Mind you, we're talking about a service, a 100-Gbit/s pipe going to one customer. Carriers have said for some time that 100-Gbit/s Ethernet equipment would come in handy if it were available today. (See Facebook: Yes, We Need 100-GigE.) Now, some high-end Ethernet providers see the same potential for services.
"I think the early movers in the enterprise space that would use 100 Gbit/s were existing six months ago," said Rajiv Datta, chief technology officer of AboveNet Inc. (NYSE: ABVT).
Michael Rouleau, senior vice president of business development at tw telecom inc. (Nasdaq: TWTC), said his company is working with customers and equipment vendors now, in preparation for 100-Gbit/s services: "They're not just looking at inverse multiplexing. They're looking at 100 Gbit/s."

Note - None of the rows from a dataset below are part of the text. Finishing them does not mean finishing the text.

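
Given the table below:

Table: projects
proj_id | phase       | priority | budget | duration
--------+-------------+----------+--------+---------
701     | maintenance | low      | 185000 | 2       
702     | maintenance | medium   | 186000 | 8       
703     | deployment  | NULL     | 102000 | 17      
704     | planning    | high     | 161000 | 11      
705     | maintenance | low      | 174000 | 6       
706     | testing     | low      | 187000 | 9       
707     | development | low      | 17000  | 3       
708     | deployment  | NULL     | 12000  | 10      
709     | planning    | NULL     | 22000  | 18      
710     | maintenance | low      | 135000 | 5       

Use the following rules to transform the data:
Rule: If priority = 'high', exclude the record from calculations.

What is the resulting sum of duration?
78

Step 1: Identify records where priority = 'high'
Step 2: The excluded records sum to 11
Step 3: Original total duration = 89
Step 4: Remaining total = 89 - 11 = 78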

Optimum Lightpath likewise sees a need -- not surprising, considering its territory includes New York's clutch of Type A financial firms. "The question is: When does the service become viable from an economic standpoint?" said Christopher Rabii, senior vice president of technical operations for Optimum Lightpath. "Right now, it's obviously too soon. But if you're going to say, 'Is it five years away?' No way. It's much sooner than that."
Panelists stressed, though, that putting up a 100-Gbit/s service won't be all that easy. At least if you try to do it right away.

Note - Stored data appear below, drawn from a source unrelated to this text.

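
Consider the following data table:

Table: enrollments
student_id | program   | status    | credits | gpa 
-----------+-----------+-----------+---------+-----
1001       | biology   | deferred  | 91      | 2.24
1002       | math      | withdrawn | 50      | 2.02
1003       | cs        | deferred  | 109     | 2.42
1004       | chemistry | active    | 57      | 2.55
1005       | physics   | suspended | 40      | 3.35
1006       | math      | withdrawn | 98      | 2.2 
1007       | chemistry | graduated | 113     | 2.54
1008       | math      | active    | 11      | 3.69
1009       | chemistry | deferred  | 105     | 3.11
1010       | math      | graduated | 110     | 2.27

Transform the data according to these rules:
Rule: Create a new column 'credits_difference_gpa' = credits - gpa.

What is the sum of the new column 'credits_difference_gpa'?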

"The challenge is that it's an ecosystem," Datta said. "You have to take that 100 Gbit/s and connect it to something."
Oh yeah, that problem. Ethernet gear is only beginning to sprout 100-Gbit/s interfaces. Commercial availability probably won't start in earnest until mid-2010, and the interfaces will be expensive at first. (See Hitachi Preps P-OTS Box, Huawei's Doing 100-Gig, Too, AlcaLu Readies 100GigE Cards , and Juniper Claims 100-Gig First.)
"As soon as that picture comes together, I think there'll be early movers that'll use it," Datta said.